The Tornado ADV was originally designed to intercept Soviet bombers as they were traversing across the North Sea with the aim of preventing a successful air-launched nuclear attack against the United Kingdom. In this capacity, it was equipped with a powerful radar and beyond-visual-range missiles, however initial aircraft produced to the F2 standard lacked radars due to development issues. The follow-up F3 standard was the definitive variant used by the RAF, as well as all Tornado ADV aircraft that were leased by the AMI and procured by the RSAF.
During its service life, the Tornado ADV received several upgrade programmes which enhanced its aerial capabilities and enabled it to perform the Suppression of Enemy Air Defenses (SEAD) mission in addition to its interceptor duties. Ultimately, both the RAF and RSAF retired their Tornado ADV fleets; the type has been replaced in both services by the newer, multi-role Eurofighter Typhoon.
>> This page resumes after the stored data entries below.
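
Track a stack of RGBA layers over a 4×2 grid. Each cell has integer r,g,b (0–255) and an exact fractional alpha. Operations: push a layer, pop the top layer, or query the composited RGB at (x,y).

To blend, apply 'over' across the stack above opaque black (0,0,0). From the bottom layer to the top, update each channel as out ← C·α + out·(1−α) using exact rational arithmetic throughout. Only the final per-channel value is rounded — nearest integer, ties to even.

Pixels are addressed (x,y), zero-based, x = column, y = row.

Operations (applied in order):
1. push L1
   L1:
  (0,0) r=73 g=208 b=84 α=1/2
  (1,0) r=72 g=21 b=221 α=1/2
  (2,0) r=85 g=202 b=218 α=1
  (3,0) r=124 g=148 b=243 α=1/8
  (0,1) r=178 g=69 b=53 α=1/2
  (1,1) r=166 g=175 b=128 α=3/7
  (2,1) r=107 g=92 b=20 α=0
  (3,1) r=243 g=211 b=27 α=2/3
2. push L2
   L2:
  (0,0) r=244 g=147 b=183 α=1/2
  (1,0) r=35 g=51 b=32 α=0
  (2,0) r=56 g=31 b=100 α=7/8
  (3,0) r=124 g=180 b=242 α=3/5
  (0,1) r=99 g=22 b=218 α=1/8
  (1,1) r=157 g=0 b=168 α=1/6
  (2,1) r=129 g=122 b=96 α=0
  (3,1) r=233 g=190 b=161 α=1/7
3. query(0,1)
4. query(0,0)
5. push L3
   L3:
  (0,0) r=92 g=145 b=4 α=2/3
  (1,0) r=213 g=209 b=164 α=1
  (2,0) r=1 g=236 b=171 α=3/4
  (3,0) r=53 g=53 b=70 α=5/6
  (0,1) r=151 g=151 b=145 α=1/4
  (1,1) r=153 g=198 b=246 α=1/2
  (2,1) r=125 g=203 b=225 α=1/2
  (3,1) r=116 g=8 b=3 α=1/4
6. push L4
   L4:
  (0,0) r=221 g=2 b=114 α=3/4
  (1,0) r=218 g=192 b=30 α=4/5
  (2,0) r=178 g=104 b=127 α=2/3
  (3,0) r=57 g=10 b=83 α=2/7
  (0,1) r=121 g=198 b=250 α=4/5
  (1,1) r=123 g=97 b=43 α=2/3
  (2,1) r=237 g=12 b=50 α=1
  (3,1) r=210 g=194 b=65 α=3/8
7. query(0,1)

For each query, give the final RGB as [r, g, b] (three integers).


at x=0,y=1 over L1,L2:
L1 α=1/2: [89, 69/2, 53/2]
L2 α=1/8: [361/4, 527/16, 807/16]
→ [90, 33, 50]

query (0,0) [L1,L2] — begin 0,0,0
after L1 α=1/2: [73/2, 104, 42]
after L2 α=1/2: [561/4, 251/2, 225/2]
= [140, 126, 112]

at x=0,y=1 over L1,L2,L3,L4:
after L1 α=1/2: [89, 69/2, 53/2]
after L2 α=1/8: [361/4, 527/16, 807/16]
after L3 α=1/4: [1687/16, 3997/64, 4741/64]
after L4 α=4/5: [9431/80, 10937/64, 68741/320]
→ [118, 171, 215]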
The last aircraft was retired in 2011. Interestingly, the aircraft itself was not significantly superior to the Phantom that it replaced, but had much more advanced weapons systems.
Not surprisingly, the Tornado F.3 has many of the same sprues as the standard GR.1/IDS strike fighter, differing mostly in the nose section, which carries the more powerful radar. Since the cockpit tub is the same, one has to do some carving to allow the lower fuselage piece, which has indentations for the Skyflash missiles, to properly fit. You are provided a guide. You have the options of raised detail and/or decals for the instrument panels and side consoles. Each three piece bang seat has some belt detail. With that done the nose can be joined.
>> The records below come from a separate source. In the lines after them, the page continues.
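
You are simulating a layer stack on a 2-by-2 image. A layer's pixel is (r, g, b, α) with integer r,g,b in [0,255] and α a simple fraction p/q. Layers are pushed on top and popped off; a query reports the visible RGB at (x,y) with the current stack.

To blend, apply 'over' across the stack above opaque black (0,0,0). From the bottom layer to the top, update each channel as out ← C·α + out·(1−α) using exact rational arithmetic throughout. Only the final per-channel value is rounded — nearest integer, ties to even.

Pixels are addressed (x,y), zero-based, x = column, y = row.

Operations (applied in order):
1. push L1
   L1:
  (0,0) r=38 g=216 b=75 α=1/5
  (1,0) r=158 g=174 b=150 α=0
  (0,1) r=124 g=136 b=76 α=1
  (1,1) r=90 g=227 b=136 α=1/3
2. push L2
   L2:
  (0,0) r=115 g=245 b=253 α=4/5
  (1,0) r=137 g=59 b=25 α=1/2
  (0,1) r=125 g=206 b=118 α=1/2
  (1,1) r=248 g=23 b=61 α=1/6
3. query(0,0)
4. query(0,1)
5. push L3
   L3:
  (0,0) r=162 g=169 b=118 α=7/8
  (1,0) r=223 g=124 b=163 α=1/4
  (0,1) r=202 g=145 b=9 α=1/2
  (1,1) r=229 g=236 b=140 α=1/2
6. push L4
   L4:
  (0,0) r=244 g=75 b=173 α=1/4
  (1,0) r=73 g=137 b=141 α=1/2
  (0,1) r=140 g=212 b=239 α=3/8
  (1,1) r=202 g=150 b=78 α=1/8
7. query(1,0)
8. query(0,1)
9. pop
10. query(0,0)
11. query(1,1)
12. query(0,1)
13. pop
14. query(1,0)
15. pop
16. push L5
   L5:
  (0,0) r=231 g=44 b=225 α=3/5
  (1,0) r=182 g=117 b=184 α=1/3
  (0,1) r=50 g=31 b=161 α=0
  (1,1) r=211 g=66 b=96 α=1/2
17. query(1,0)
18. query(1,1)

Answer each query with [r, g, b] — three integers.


(0,0) stack=L1,L2; from [0,0,0]:
L1 α=1/5: [38/5, 216/5, 15]
L2 α=4/5: [2338/25, 5116/25, 1027/5]
→ [94, 205, 205]

(0,1) stack=L1,L2; from [0,0,0]:
L1 α=1: [124, 136, 76]
L2 α=1/2: [249/2, 171, 97]
→ [124, 171, 97]

query (1,0) [L1,L2,L3,L4] — begin 0,0,0
L1 α=0: [0, 0, 0]
L2 α=1/2: [137/2, 59/2, 25/2]
L3 α=1/4: [857/8, 425/8, 401/8]
L4 α=1/2: [1441/16, 1521/16, 1529/16]
rounded: [90, 95, 96]

query (0,1) [L1,L2,L3,L4] — begin 0,0,0
L1 α=1: [124, 136, 76]
L2 α=1/2: [249/2, 171, 97]
L3 α=1/2: [653/4, 158, 53]
L4 α=3/8: [4945/32, 713/4, 491/4]
→ [155, 178, 123]

query (0,0) [L1,L2,L3] — begin 0,0,0
+L1 (α=1/5) → [38/5, 216/5, 15]
+L2 (α=4/5) → [2338/25, 5116/25, 1027/5]
+L3 (α=7/8) → [3836/25, 34691/200, 5157/40]
→ [153, 173, 129]

(1,1) stack=L1,L2,L3; from [0,0,0]:
after L1 α=1/3: [30, 227/3, 136/3]
after L2 α=1/6: [199/3, 602/9, 863/18]
after L3 α=1/2: [443/3, 1363/9, 3383/36]
= [148, 151, 94]

at x=0,y=1 over L1,L2,L3:
after L1 α=1: [124, 136, 76]
after L2 α=1/2: [249/2, 171, 97]
after L3 α=1/2: [653/4, 158, 53]
rounded: [163, 158, 53]

query (1,0) [L1,L2] — begin 0,0,0
after L1 α=0: [0, 0, 0]
after L2 α=1/2: [137/2, 59/2, 25/2]
rounded: [68, 30, 12]

query (1,0) [L1,L5] — begin 0,0,0
+L1 (α=0) → [0, 0, 0]
+L5 (α=1/3) → [182/3, 39, 184/3]
rounded: [61, 39, 61]

(1,1) stack=L1,L5; from [0,0,0]:
L1 α=1/3: [30, 227/3, 136/3]
L5 α=1/2: [241/2, 425/6, 212/3]
= [120, 71, 71]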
The lower fuselage has inserts for both the gear wells and for a short distance of the engine intakes. Swing wings are geared together so you can move them if you so wish These are trapped between the upper and lower fuselage sections. After installing the upper and inner intake pieces along with the appropriate decals, you can attach the nose and then the outer intake bits.
Construction then moves to the landing gear, gear doors and the tailplanes. The horizontal stabs are not joined and are attached with a small pin into the rear fuselage. The exhaust section is then attached. While the speed brakes are able to be posed open, they were rarely posed this way on the ground. A two piece windscreen/canopy is provided and is supposed to be posed closed. For things under wings you have a pair of pylons on which a pair of Sidewinders and the larger 'Hindenberg' tanks are attached. Four Skyflash are provided for the lower fuselage.
Markings are provided for one aircraft from 53 Stormo/21 Gruppo, Italian Air Force in very nice Tiger Meet markings from 1998. It is in the standard two tone grey scheme of Barley Grey over Light Aircraft Grey. The decal sheet is very nicely done and provides all the markings needed including those for the weapons and for the fuel tanks.
It looks like a very nice kit in the box. Now apparently Hasegawa Tornado kits have some sort of shape issue around the cockpit area, but really, unless this is placed next to one that is 'correct' (which I assume is the Revell kit), then really I doubt anyone who isn't very well versed on the type will notice. Other boxings of this kit are fairly easy to find and at reasonable prices.